“Hospedaje sin huella, un futuro donde el confort y el respeto por el planeta caminan de la mano”
La descarbonización se refiere a la reducción o eliminación de las emisiones de dióxido de carbono (CO₂) y otros gases de efecto invernadero (GEI), constituyendo actualmente un componente esencial en las estrategias sostenibles del sector hotelero. El propósito fundamental es alcanzar emisiones netas cero o una huella de carbono alineada con el límite de 1,5 °C. Este proceso requiere la transformación de los sistemas energéticos y operativos para minimizar la huella de carbono, dando prioridad al uso de energías renovables y tecnologías limpias (Gössling C Peeters, 2015). En el ámbito hotelero, esto implica la implementación de prácticas y soluciones tecnológicas orientadas a disminuir el consumo energético procedente de combustibles fósiles, optimizar el aprovechamiento de recursos y aplicar criterios ambientales en la gestión rutinaria. De esta manera, la descarbonización en hoteles involucra tanto la reducción directa de emisiones como la integración de la sostenibilidad como principio central dentro del modelo de negocio.

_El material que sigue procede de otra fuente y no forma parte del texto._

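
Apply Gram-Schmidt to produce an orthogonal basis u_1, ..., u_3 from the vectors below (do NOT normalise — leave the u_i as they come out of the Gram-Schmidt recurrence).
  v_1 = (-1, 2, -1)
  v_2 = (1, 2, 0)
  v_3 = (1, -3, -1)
Orthogonal basis:
  u_1 = (-1, 2, -1)
  u_2 = (3/2, 1, 1/2)
  u_3 = (6/7, -3/7, -12/7)

Apply the Gram-Schmidt recurrence
  u_1 = v_1
  u_i = v_i − Σ_{j<i} ((v_i · u_j) / (u_j · u_j)) · u_j.

Step by step this gives:
  u_1 = (-1, 2, -1)
  u_2 = (3/2, 1, 1/2)
  u_3 = (6/7, -3/7, -12/7)

Orthogonality check:
  u_2 · u_1 = 0 (should be 0)
  u_3 · u_1 = 0 (should be 0)
  u_3 · u_2 = 0 (should be 0)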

La eficiencia en el sector hotelero ha experimentado una evolución significativa desde la implementación de medidas aisladas en la década de 1980—como la mejora de la iluminación y el aislamiento—hacia el desarrollo de programas integrados de gestión ambiental. Las evidencias más recientes demuestran la viabilidad y rentabilidad de transitar hacia modelos de hotelería sostenible. Estrategias que combinan auditorías energéticas, retrofits tecnológicos y sistemas avanzados de gestión de datos han permitido reducir de manera tangible tanto las emisiones como los costos operativos.
Según The World Sustainable Hospitality Alliance, se estima que la industria hotelera debe reducir sus emisiones absolutas por habitación en un 66% para 2030 y en un 90% para 2050, con el fin de evitar que el crecimiento del sector incremente las emisiones globales. Para 2030, se prevé que el futuro de la hotelería estará influido por la electrificación, digitalización y circularidad. Adoptar servicios eléctricos, integrar energías renovables en los hoteles y digitalizar la gestión energética con el Internet de las Cosas (IoT) y analítica avanzada, no solo mejora la eficiencia, sino que también permite una mejor trazabilidad y reporte ambiental. Además, la estandarización de informes ESG y el vínculo entre financiamiento y objetivos climáticos están transformando el acceso al capital y fortaleciendo la reputación corporativa en la industria hotelera.
La descarbonización en la industria hotelera es un desafío urgente y con múltiples dimensiones. Para lograrla, se necesita integrar tecnologías limpias, aplicar modelos de gestión innovadores, fomentar la colaboración en toda la cadena de valor y comprometerse con la sostenibilidad en todos los niveles de la organización.